Silo Wellness Notified by OSC of Intent to Issue FFCTO; Silo Requests Reconsideration of MCTO

March 4, 2023 8:15 PM EST

Springfield, Oregon--(Newsfile Corp. - March 4, 2023) - Silo Wellness Inc. (CSE: SILO) (OTCQB: SILFF) (FSE: 3K7A), announces an update on the recent decision of the Ontario Securities Commission ("OSC") to reject the Company's application for a Management Cease Trade Order ("MCTO"). On Friday, March 4, 2023, the OSC stated the following:

Thank you for these additional submissions. We have been in discussions with our Management who remain of the view that an MCTO is not appropriate in these circumstances. While we recognize the potential burden that an FFCTO would place on Silo Wellness, we continue to believe that an MCTO is not an appropriate regulatory response to Silo's default. This is to confirm that the OSC will be proceeding with an FFCTO imminently.

* * *

If the default is able to be remedied within two weeks [as Silo's auditor has estimated], (i.e. within 90 days of the date of the FFCTO), the filing of the documents constitutes the application to revoke the FFCTO and no application fee is required under Appendix C of OSC Rule 13-502 Fees.

As previously disclosed, Silo requested a MCTO last week due to its impending failure to file its annual financial statements and related documents within the prescribed timeframe due to the auditors requesting a three-week extension. The first business day after the Company was aware of the impending delay, the Company requested a MCTO.

On February 28, 2023, the OSC rejected Silo's MCTO application. In response, Silo filed a request for reconsideration which was denied on March 3, 2023. Prior to the market opening Monday, the Company will request reconsideration due to the OSC's decision Friday to proceed with an FFCTO being inconsistent with established statutory maxims of construction, including the plain and ordinary meaning of the statute, the rule against absurdity, and ejusdem generis, and expressio unius est exclusio alterius.
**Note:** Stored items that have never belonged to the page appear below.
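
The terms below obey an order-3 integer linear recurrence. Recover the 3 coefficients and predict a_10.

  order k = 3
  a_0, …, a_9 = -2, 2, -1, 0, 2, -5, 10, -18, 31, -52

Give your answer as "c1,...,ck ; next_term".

-2,0,1 ; 86

  a_3 = -2·-1 + 0·2 + 1·-2 = 0
  a_4 = -2·0 + 0·-1 + 1·2 = 2
  a_5 = -2·2 + 0·0 + 1·-1 = -5
  a_6 = -2·-5 + 0·2 + 1·0 = 10
  a_7 = -2·10 + 0·-5 + 1·2 = -18
  a_8 = -2·-18 + 0·10 + 1·-5 = 31
  a_9 = -2·31 + 0·-18 + 1·10 = -52
  a_10 = -2·-52 + 0·31 + 1·-18 = 86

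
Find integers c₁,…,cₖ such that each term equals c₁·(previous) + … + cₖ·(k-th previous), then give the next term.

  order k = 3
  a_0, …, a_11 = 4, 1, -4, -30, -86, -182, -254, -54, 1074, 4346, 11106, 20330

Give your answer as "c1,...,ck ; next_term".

  a_3 = 3·-4 + -2·1 + -4·4 = -30
  a_4 = 3·-30 + -2·-4 + -4·1 = -86
  a_5 = 3·-86 + -2·-30 + -4·-4 = -182
  a_6 = 3·-182 + -2·-86 + -4·-30 = -254
  a_7 = 3·-254 + -2·-182 + -4·-86 = -54
  a_8 = 3·-54 + -2·-254 + -4·-182 = 1074
  a_9 = 3·1074 + -2·-54 + -4·-254 = 4346
  a_10 = 3·4346 + -2·1074 + -4·-54 = 11106
  a_11 = 3·11106 + -2·4346 + -4·1074 = 20330
  a_12 = 3·20330 + -2·11106 + -4·4346 = 21394

3,-2,-4 ; 21394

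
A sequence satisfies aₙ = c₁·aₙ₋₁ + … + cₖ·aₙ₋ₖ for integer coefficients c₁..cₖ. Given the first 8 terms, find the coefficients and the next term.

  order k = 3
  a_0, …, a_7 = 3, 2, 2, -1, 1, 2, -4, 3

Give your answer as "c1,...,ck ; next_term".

  a_3 = -1·2 + -1·2 + 1·3 = -1
  a_4 = -1·-1 + -1·2 + 1·2 = 1
  a_5 = -1·1 + -1·-1 + 1·2 = 2
  a_6 = -1·2 + -1·1 + 1·-1 = -4
  a_7 = -1·-4 + -1·2 + 1·1 = 3
  a_8 = -1·3 + -1·-4 + 1·2 = 3

-1,-1,1 ; 3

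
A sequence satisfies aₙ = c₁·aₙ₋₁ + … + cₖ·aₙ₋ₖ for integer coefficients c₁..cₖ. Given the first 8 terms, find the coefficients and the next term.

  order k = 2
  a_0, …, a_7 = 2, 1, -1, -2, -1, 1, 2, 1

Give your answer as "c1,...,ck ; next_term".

  a_2 = 1·1 + -1·2 = -1
  a_3 = 1·-1 + -1·1 = -2
  a_4 = 1·-2 + -1·-1 = -1
  a_5 = 1·-1 + -1·-2 = 1
  a_6 = 1·1 + -1·-1 = 2
  a_7 = 1·2 + -1·1 = 1
  a_8 = 1·1 + -1·2 = -1

1,-1 ; -1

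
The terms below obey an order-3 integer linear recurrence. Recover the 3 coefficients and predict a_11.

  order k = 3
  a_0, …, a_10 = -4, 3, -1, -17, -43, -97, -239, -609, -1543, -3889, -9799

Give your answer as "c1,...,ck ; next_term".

3,-2,2 ; -24705

  a_3 = 3·-1 + -2·3 + 2·-4 = -17
  a_4 = 3·-17 + -2·-1 + 2·3 = -43
  a_5 = 3·-43 + -2·-17 + 2·-1 = -97
  a_6 = 3·-97 + -2·-43 + 2·-17 = -239
  a_7 = 3·-239 + -2·-97 + 2·-43 = -609
  a_8 = 3·-609 + -2·-239 + 2·-97 = -1543
  a_9 = 3·-1543 + -2·-609 + 2·-239 = -3889
  a_10 = 3·-3889 + -2·-1543 + 2·-609 = -9799
  a_11 = 3·-9799 + -2·-3889 + 2·-1543 = -24705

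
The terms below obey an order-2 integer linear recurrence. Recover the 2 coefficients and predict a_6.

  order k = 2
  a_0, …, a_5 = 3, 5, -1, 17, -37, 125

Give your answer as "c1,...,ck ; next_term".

-2,3 ; -361

  a_2 = -2·5 + 3·3 = -1
  a_3 = -2·-1 + 3·5 = 17
  a_4 = -2·17 + 3·-1 = -37
  a_5 = -2·-37 + 3·17 = 125
  a_6 = -2·125 + 3·-37 = -361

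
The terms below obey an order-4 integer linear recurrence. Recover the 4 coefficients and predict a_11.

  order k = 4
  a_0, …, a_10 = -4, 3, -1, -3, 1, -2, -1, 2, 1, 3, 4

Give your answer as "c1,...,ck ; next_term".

  a_4 = 1·-3 + 0·-1 + 0·3 + -1·-4 = 1
  a_5 = 1·1 + 0·-3 + 0·-1 + -1·3 = -2
  a_6 = 1·-2 + 0·1 + 0·-3 + -1·-1 = -1
  a_7 = 1·-1 + 0·-2 + 0·1 + -1·-3 = 2
  a_8 = 1·2 + 0·-1 + 0·-2 + -1·1 = 1
  a_9 = 1·1 + 0·2 + 0·-1 + -1·-2 = 3
  a_10 = 1·3 + 0·1 + 0·2 + -1·-1 = 4
  a_11 = 1·4 + 0·3 + 0·1 + -1·2 = 2

1,0,0,-1 ; 2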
Furthermore, Silo respectfully contends that the imposition of an FFCTO for a technical default that can be remedied within a short period of time is disproportionate to any potential harm and would cause unnecessary hardship to the company and its shareholders.

Silo continues to contend that it has exercised reasonable diligence in applying for the MCTO under section 7 of National Policy 12-203 Management Cease Trade Orders ("NP 12-203"). The Company contends to the OSC that it has taken all necessary steps to prepare and file the required documents within the prescribed time frame, and any delay or default was determined after "reasonable diligence" and any delay was beyond the Company's control, despite its reasonable efforts to comply. The Company also provided a detailed remediation plan with a realistic timetable for remedying the default, as required by section 6 of NP 12-203.

Moreover, the Company contends that short delay requested in filing the annual financial statements and related documents is not directly relevant to the protection of investors or the orderly functioning of the market. Whether the MCTO application was submitted two weeks before the deadline or with only one day's notice of the delay a day before the deadline, the same remediation plan and alternative information guidelines would be required. The same bi-weekly default status reports would need to be issued. The same restrictions on insiders and employees buying securities would apply. The Company therefore respectfully argues that is nothing related to the timing that is logically connected to the denial of the MCTO and such a denial is arbitrary and capricious.

Additionally, given the size of the market cap and trading volume, the Company believes that financial risk is relatively small for a new investor compared to larger companies, and the press releases regarding the delay in the audit is sufficient information to provide for caveat emptor in these circumstances. The Company therefore contends that an FFCTO is therefore excessive and an unnecessary impediment to an orderly market.

Nonetheless, Silo will continue to work closely with its auditors and the OSC to remediate the default and to ensure that it remains compliant with all regulatory requirements. The Company will provide updates to its shareholders and the market as appropriate.